It's hard to find things to like about the GTX 1630. If it arrived last year, at this same price, it might have had a few takers in the midst of the global GPU shortages. Today? It's too slow and too expensive. It's frankly absurd that some places like EVGA have GTX 1650 and GTX 1650 Super cards that cost less than the GTX 1630.
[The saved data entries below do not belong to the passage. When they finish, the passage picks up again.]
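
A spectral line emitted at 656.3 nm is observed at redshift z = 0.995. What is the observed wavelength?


lam_obs = lam_emit * (1 + z) = 656.3 * (1 + 0.995) = 1309.3185

1309.3185 nm


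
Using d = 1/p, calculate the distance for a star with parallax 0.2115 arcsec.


d = 1/p = 1/0.2115 = 4.7281

4.7281 pc


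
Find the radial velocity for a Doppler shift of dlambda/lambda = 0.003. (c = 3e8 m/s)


v = (dlambda/lambda) * c = 0.003 * 3e8 = 900000.0

900000.0 m/s


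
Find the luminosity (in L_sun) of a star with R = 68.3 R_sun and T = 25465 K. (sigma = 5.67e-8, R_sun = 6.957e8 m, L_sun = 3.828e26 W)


R = 68.3 * 6.957e8 m = 4.751631e+10 m. L = 4*pi*R^2*sigma*T^4 = 4*pi*(4.751631e+10)^2 * 5.67e-8 * 25465^4 = 6.76477037e+32 W. L/L_sun = 6.76477037e+32 / 3.828e26 = 1.767e+06

1.767e+06 L_sun


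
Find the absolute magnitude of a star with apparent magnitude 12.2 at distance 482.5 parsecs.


M = m - 5*log10(d) + 5 = 12.2 - 5*log10(482.5) + 5 = 3.7825

3.7825


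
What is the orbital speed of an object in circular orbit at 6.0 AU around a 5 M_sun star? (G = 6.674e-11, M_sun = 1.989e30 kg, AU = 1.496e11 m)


v = sqrt(GM/r) = sqrt(6.674e-11 * 9.945e+30 / 8.976e+11) = 27192.809

27192.809 m/s


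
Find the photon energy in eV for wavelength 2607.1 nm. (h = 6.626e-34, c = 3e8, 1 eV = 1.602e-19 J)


E = hc/lambda = 6.626e-34 * 3e8 / 2.607e-06 = 7.625e-20 J = 0.4759 eV

0.4759 eV


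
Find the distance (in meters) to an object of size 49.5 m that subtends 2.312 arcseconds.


D = size / theta_rad, theta_rad = 2.312 * pi/(180*3600) = 1.121e-05, D = 4.416e+06

4.416e+06 m


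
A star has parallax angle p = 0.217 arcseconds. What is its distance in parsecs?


d = 1/p = 1/0.217 = 4.6083

4.6083 pc


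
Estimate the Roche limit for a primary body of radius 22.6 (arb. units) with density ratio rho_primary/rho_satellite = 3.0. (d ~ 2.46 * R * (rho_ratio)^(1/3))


d_Roche = 2.46 * 22.6 * 3.0^(1/3) = 80.1833

80.1833


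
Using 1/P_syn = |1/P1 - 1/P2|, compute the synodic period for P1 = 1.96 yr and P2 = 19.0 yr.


1/P_syn = |1/P1 - 1/P2| = |1/1.96 - 1/19.0| => P_syn = 2.1854

2.1854 years


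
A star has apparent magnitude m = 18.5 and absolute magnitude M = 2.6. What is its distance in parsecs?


d = 10^((m - M + 5)/5) = 10^((18.5 - 2.6 + 5)/5) = 15135.6125

15135.6125 pc


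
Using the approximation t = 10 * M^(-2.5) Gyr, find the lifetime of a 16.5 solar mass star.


t = 10 * M^(-2.5) = 10 * 16.5^(-2.5) = 0.009

0.009 Gyr


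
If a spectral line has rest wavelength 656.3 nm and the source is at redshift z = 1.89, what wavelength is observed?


lam_obs = lam_emit * (1 + z) = 656.3 * (1 + 1.89) = 1896.707

1896.707 nm


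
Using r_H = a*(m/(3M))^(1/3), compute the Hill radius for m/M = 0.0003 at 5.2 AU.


r_H = a * (m/3M)^(1/3) = 5.2 * (0.0003/3)^(1/3) = 0.2414

0.2414 AU


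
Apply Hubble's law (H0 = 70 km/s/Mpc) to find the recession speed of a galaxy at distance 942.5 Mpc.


v = H0 * d = 70 * 942.5 = 65975.0

65975.0 km/s


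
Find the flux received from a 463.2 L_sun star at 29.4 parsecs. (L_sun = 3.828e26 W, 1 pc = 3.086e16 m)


F = L / (4*pi*d^2) = 1.773e+29 / (4*pi*(9.073e+17)^2) = 1.714e-08

1.714e-08 W/m^2


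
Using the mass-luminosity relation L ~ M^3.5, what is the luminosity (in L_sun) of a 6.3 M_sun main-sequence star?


L/L_sun = (M/M_sun)^3.5 = 6.3^3.5 = 627.613

627.613 L_sun


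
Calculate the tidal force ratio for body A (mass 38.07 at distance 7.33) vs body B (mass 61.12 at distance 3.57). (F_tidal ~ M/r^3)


Ratio = (M1/r1^3) / (M2/r2^3) = (38.07/7.33^3) / (61.12/3.57^3) = 0.072

0.072


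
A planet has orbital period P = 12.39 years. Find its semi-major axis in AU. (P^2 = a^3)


a = P^(2/3) = 12.39^(2/3) = 5.3544

5.3544 AU


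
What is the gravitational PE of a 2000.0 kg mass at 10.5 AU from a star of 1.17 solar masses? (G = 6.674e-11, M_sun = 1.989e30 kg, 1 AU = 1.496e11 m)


M = 1.17 * 1.989e30 kg = 2.32713e+30 kg; r = 10.5 AU * 1.496e11 m/AU = 1.5708e+12 m. U = -GM*m/r = -(6.674e-11 * 2.32713e+30 * 2000.0) / 1.5708e+12 = -1.977e+11

-1.977e+11 J


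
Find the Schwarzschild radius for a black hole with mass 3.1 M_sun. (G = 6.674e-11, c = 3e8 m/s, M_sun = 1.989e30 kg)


M = 3.1 * 1.989e30 kg = 6.1659e+30 kg. rs = 2GM/c^2 = 2 * 6.674e-11 * 6.1659e+30 / (3e8)^2 = 9144.7148

9144.7148 m


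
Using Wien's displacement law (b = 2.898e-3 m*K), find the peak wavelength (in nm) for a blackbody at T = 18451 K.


lam_max = b / T = 2.898e-3 / 18451 = 1.571e-07 m = 157.0647 nm

157.0647 nm


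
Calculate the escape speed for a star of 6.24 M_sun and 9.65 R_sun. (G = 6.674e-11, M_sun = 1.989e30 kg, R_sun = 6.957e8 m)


M = 6.24 * 1.989e30 kg = 1.241136e+31 kg; R = 9.65 * 6.957e8 m = 6.713505e+09 m. v_esc = sqrt(2GM/R) = sqrt(2 * 6.674e-11 * 1.241136e+31 / 6.713505e+09) = 496756.0065

496756.0065 m/s


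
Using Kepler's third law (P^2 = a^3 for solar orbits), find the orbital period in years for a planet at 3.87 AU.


P = a^(3/2) = 3.87^1.5 = 7.6132

7.6132 years


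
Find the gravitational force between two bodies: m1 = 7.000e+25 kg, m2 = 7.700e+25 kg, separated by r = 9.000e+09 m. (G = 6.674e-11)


F = G*m1*m2/r^2 = 6.674e-11 * 7.000e+25 * 7.700e+25 / (9.000e+09)^2 = 6.674e-11 * 5.390e+51 / 8.100e+19 = 4.441e+21

4.441e+21 N


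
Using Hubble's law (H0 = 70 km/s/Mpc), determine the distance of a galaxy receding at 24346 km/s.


d = v / H0 = 24346 / 70 = 347.8

347.8 Mpc


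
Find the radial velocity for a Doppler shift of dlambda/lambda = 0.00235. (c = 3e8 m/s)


v = (dlambda/lambda) * c = 0.00235 * 3e8 = 705000.0

705000.0 m/s


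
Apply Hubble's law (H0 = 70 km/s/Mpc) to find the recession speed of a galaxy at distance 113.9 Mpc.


v = H0 * d = 70 * 113.9 = 7973.0

7973.0 km/s


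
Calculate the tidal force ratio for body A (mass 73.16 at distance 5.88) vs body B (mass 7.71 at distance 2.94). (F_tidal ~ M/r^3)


Ratio = (M1/r1^3) / (M2/r2^3) = (73.16/5.88^3) / (7.71/2.94^3) = 1.1861

1.1861


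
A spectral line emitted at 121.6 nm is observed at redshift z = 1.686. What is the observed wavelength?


lam_obs = lam_emit * (1 + z) = 121.6 * (1 + 1.686) = 326.6176

326.6176 nm


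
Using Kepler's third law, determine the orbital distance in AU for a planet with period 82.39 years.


a = P^(2/3) = 82.39^(2/3) = 18.9343

18.9343 AU


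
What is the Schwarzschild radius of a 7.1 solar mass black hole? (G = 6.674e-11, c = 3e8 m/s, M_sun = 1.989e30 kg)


M = 7.1 * 1.989e30 kg = 1.41219e+31 kg. rs = 2GM/c^2 = 2 * 6.674e-11 * 1.41219e+31 / (3e8)^2 = 20944.3468

20944.3468 m


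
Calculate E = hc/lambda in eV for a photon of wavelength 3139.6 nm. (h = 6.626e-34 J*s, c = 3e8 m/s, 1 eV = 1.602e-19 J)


E = hc/lambda = 6.626e-34 * 3e8 / 3.140e-06 = 6.331e-20 J = 0.3952 eV

0.3952 eV


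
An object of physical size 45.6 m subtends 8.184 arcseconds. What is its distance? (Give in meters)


D = size / theta_rad, theta_rad = 8.184 * pi/(180*3600) = 3.968e-05, D = 1.149e+06

1.149e+06 m


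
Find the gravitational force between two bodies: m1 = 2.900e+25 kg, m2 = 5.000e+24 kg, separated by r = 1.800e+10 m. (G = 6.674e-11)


F = G*m1*m2/r^2 = 6.674e-11 * 2.900e+25 * 5.000e+24 / (1.800e+10)^2 = 6.674e-11 * 1.450e+50 / 3.240e+20 = 2.987e+19

2.987e+19 N


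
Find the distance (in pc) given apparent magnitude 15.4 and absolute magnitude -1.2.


d = 10^((m - M + 5)/5) = 10^((15.4 - -1.2 + 5)/5) = 20892.9613

20892.9613 pc


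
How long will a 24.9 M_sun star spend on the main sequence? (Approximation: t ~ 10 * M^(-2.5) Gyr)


t = 10 * M^(-2.5) = 10 * 24.9^(-2.5) = 0.0032

0.0032 Gyr


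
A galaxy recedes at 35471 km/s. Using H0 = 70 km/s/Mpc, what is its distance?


d = v / H0 = 35471 / 70 = 506.7286

506.7286 Mpc


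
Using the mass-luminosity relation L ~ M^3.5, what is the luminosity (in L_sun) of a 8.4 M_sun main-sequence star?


L/L_sun = (M/M_sun)^3.5 = 8.4^3.5 = 1717.8194

1717.8194 L_sun


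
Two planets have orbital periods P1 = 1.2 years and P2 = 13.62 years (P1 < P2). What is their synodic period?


1/P_syn = |1/P1 - 1/P2| = |1/1.2 - 1/13.62| => P_syn = 1.3159

1.3159 years


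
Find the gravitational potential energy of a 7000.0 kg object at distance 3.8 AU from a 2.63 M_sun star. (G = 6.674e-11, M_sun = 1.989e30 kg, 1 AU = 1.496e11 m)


M = 2.63 * 1.989e30 kg = 5.23107e+30 kg; r = 3.8 AU * 1.496e11 m/AU = 5.6848e+11 m. U = -GM*m/r = -(6.674e-11 * 5.23107e+30 * 7000.0) / 5.6848e+11 = -4.299e+12

-4.299e+12 J


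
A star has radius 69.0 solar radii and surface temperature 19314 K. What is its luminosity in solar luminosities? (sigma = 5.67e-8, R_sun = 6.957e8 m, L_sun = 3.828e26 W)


R = 69.0 * 6.957e8 m = 4.80033e+10 m. L = 4*pi*R^2*sigma*T^4 = 4*pi*(4.80033e+10)^2 * 5.67e-8 * 19314^4 = 2.284672843e+32 W. L/L_sun = 2.284672843e+32 / 3.828e26 = 596831.9861

596831.9861 L_sun


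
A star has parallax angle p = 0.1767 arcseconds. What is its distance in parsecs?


d = 1/p = 1/0.1767 = 5.6593

5.6593 pc


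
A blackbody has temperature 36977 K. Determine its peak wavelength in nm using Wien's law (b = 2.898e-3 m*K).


lam_max = b / T = 2.898e-3 / 36977 = 7.837e-08 m = 78.373 nm

78.373 nm


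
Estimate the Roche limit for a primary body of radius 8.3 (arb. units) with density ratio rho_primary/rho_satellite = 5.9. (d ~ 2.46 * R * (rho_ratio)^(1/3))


d_Roche = 2.46 * 8.3 * 5.9^(1/3) = 36.8947

36.8947


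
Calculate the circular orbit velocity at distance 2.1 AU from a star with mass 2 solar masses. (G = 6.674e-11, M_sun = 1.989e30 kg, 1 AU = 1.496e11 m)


v = sqrt(GM/r) = sqrt(6.674e-11 * 3.978e+30 / 3.142e+11) = 29070.3357

29070.3357 m/s


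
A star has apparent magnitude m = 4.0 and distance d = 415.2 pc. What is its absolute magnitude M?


M = m - 5*log10(d) + 5 = 4.0 - 5*log10(415.2) + 5 = -4.0913

-4.0913


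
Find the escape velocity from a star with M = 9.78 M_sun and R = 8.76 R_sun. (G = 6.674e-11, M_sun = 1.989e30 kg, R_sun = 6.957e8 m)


M = 9.78 * 1.989e30 kg = 1.945242e+31 kg; R = 8.76 * 6.957e8 m = 6.094332e+09 m. v_esc = sqrt(2GM/R) = sqrt(2 * 6.674e-11 * 1.945242e+31 / 6.094332e+09) = 652727.4292

652727.4292 m/s


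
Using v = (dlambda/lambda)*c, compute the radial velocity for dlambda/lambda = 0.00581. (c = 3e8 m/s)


v = (dlambda/lambda) * c = 0.00581 * 3e8 = 1.743e+06

1.743e+06 m/s


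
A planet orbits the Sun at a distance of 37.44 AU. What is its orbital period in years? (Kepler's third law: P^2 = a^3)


P = a^(3/2) = 37.44^1.5 = 229.0887

229.0887 years


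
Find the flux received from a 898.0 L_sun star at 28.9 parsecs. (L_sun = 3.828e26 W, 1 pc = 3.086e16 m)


F = L / (4*pi*d^2) = 3.438e+29 / (4*pi*(8.919e+17)^2) = 3.439e-08

3.439e-08 W/m^2


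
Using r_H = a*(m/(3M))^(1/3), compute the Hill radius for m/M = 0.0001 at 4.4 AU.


r_H = a * (m/3M)^(1/3) = 4.4 * (0.0001/3)^(1/3) = 0.1416

0.1416 AU


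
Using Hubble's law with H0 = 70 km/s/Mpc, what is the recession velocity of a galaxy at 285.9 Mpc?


v = H0 * d = 70 * 285.9 = 20013.0

20013.0 km/s


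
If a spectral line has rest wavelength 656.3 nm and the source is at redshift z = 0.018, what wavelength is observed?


lam_obs = lam_emit * (1 + z) = 656.3 * (1 + 0.018) = 668.1134

668.1134 nm


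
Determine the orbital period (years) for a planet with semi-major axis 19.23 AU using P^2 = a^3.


P = a^(3/2) = 19.23^1.5 = 84.3274

84.3274 years


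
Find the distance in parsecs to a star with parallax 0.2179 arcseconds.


d = 1/p = 1/0.2179 = 4.5893

4.5893 pc


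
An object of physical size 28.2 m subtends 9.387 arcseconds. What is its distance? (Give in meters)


D = size / theta_rad, theta_rad = 9.387 * pi/(180*3600) = 4.551e-05, D = 619651.3834

619651.3834 m


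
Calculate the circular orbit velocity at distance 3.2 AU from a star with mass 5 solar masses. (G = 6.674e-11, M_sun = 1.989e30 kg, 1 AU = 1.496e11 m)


v = sqrt(GM/r) = sqrt(6.674e-11 * 9.945e+30 / 4.787e+11) = 37235.2873

37235.2873 m/s


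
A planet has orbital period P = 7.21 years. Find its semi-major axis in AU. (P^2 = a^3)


a = P^(2/3) = 7.21^(2/3) = 3.7321

3.7321 AU


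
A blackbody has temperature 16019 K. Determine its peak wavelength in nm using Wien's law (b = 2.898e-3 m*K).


lam_max = b / T = 2.898e-3 / 16019 = 1.809e-07 m = 180.9102 nm

180.9102 nm


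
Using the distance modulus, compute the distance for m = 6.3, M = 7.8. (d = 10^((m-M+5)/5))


d = 10^((m - M + 5)/5) = 10^((6.3 - 7.8 + 5)/5) = 5.0119

5.0119 pc


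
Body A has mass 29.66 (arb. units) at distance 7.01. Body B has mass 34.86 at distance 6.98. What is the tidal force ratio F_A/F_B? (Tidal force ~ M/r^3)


Ratio = (M1/r1^3) / (M2/r2^3) = (29.66/7.01^3) / (34.86/6.98^3) = 0.84

0.84


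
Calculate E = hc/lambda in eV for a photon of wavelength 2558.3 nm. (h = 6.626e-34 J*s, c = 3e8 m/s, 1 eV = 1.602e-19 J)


E = hc/lambda = 6.626e-34 * 3e8 / 2.558e-06 = 7.770e-20 J = 0.485 eV

0.485 eV


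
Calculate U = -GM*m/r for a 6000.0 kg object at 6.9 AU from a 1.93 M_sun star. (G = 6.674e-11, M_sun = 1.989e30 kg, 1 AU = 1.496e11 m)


M = 1.93 * 1.989e30 kg = 3.83877e+30 kg; r = 6.9 AU * 1.496e11 m/AU = 1.03224e+12 m. U = -GM*m/r = -(6.674e-11 * 3.83877e+30 * 6000.0) / 1.03224e+12 = -1.489e+12

-1.489e+12 J


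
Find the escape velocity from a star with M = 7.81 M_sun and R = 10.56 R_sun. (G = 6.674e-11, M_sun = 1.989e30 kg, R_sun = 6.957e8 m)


M = 7.81 * 1.989e30 kg = 1.553409e+31 kg; R = 10.56 * 6.957e8 m = 7.346592e+09 m. v_esc = sqrt(2GM/R) = sqrt(2 * 6.674e-11 * 1.553409e+31 / 7.346592e+09) = 531261.1361

531261.1361 m/s


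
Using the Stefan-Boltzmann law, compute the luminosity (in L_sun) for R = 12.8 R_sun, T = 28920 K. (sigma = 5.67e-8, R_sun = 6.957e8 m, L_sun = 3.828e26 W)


R = 12.8 * 6.957e8 m = 8.90496e+09 m. L = 4*pi*R^2*sigma*T^4 = 4*pi*(8.90496e+09)^2 * 5.67e-8 * 28920^4 = 3.952301102e+31 W. L/L_sun = 3.952301102e+31 / 3.828e26 = 103247.1552

103247.1552 L_sun


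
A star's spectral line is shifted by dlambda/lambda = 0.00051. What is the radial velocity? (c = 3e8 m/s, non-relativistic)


v = (dlambda/lambda) * c = 0.00051 * 3e8 = 153000.0

153000.0 m/s


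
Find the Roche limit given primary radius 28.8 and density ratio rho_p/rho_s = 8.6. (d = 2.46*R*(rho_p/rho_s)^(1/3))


d_Roche = 2.46 * 28.8 * 8.6^(1/3) = 145.1534

145.1534


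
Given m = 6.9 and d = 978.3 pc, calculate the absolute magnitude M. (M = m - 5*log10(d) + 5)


M = m - 5*log10(d) + 5 = 6.9 - 5*log10(978.3) + 5 = -3.0524

-3.0524


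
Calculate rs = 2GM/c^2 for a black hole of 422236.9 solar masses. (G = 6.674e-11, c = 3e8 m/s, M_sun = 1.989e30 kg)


M = 422236.9 * 1.989e30 kg = 8.398291941e+35 kg. rs = 2GM/c^2 = 2 * 6.674e-11 * 8.398291941e+35 / (3e8)^2 = 1.246e+09

1.246e+09 m


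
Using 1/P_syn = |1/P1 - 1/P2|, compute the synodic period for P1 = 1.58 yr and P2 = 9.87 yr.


1/P_syn = |1/P1 - 1/P2| = |1/1.58 - 1/9.87| => P_syn = 1.8811

1.8811 years


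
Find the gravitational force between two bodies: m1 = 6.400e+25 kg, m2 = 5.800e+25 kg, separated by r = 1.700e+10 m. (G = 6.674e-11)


F = G*m1*m2/r^2 = 6.674e-11 * 6.400e+25 * 5.800e+25 / (1.700e+10)^2 = 6.674e-11 * 3.712e+51 / 2.890e+20 = 8.572e+20

8.572e+20 N


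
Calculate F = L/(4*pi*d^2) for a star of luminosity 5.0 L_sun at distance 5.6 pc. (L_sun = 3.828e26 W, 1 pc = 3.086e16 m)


F = L / (4*pi*d^2) = 1.914e+27 / (4*pi*(1.728e+17)^2) = 5.100e-09

5.100e-09 W/m^2


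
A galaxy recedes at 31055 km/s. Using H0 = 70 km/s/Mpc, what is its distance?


d = v / H0 = 31055 / 70 = 443.6429

443.6429 Mpc


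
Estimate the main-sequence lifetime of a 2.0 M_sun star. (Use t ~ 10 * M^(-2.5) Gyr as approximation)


t = 10 * M^(-2.5) = 10 * 2.0^(-2.5) = 1.7678

1.7678 Gyr


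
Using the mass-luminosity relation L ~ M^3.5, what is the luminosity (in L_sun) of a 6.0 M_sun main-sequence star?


L/L_sun = (M/M_sun)^3.5 = 6.0^3.5 = 529.0898

529.0898 L_sun


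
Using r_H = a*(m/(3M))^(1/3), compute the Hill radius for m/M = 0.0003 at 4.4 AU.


r_H = a * (m/3M)^(1/3) = 4.4 * (0.0003/3)^(1/3) = 0.2042

0.2042 AU


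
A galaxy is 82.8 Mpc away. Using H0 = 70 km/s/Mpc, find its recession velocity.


v = H0 * d = 70 * 82.8 = 5796.0

5796.0 km/s


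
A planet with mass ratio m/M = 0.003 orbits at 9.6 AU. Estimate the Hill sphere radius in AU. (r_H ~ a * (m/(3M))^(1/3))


r_H = a * (m/3M)^(1/3) = 9.6 * (0.003/3)^(1/3) = 0.96

0.96 AU


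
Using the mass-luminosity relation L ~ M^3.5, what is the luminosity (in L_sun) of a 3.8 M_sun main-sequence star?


L/L_sun = (M/M_sun)^3.5 = 3.8^3.5 = 106.9652

106.9652 L_sun


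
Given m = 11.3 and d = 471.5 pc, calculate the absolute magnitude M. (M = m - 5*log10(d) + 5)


M = m - 5*log10(d) + 5 = 11.3 - 5*log10(471.5) + 5 = 2.9326

2.9326


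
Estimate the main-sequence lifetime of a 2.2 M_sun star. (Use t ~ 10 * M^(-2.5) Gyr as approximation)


t = 10 * M^(-2.5) = 10 * 2.2^(-2.5) = 1.393

1.393 Gyr


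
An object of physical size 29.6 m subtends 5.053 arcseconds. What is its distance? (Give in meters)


D = size / theta_rad, theta_rad = 5.053 * pi/(180*3600) = 2.450e-05, D = 1.208e+06

1.208e+06 m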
Maybe the pricing will correct, but realistically it needs to be cut in half for the cards to make any sort of sense. As a replacement in the product stack for the aging GTX 1050 — which hasn't been manufactured for a few years now, as far as we can tell — a GTX 1630 with a similar $110 price point would have been okay. You get double the VRAM at least, which means some of the games that choke on 2GB cards could still run. Alternatively, Nvidia could have made this a GT 1030 replacement, priced below $100. It still wouldn't be fast, but at least it would have the ultra-budget pricing angle going for it.
With AMD's Radeon RX 6400 delivering significantly better performance for $50 less, the only real selling point for the GTX 1630 would be its media encoding capabilities. If that's your primary consideration, waiting for Intel's Arc A380 to ship in the US would be a better choice. Gaming performance might be questionable, but the AV1 media encoding capabilities look quite promising.
The Turing TU117 GPU was never a potent chip, but disabling half of the cores and memory channels makes a relatively weak GPU into a solution that can barely hope to compete with integrated graphics. Yes, it's faster than the GTX 1050, but it's also slower than the GTX 1050 Ti, and both of those can readily be picked up used for about $100 these days.
You don't even get extra features compared to the 1050 Ti that would warrant the upgrade — it's the same NVENC hardware, more or less, with the same amount of VRAM, same video outputs, and worse performance. Power efficiency isn't an advantage either, as the GTX 1050 Ti only used 58W in our gaming test, and both are nominally 75W cards. So what's the point?
The point is to make something out of nothing, as far as I can tell. Nvidia probably had some TU117 chips that had functional NVENC hardware but with some of the memory controllers and SMs that couldn't hit the GTX 1650 or MX450 requirements. Just like there are GTX 1650 cards made using TU106 silicon, but with all the ray tracing and tensor core hardware disabled, and with only 14 of the potential 36 SMs enabled, now we have a GTX 1630 made with chips where 50% of the cores and memory controllers apparently failed.
If Nvidia or its partners priced this appropriately, some people would inevitably find a use for it. That means that it needs to cost significantly less than the pre-existing GTX 1650 cards, since those are universally faster. Even Intel's Arc A380 will likely deliver superior performance, though it's a gamble on whether or not Intel will ever get the drivers to fully functional status. We'll hopefully have a card soon that we can put through its paces.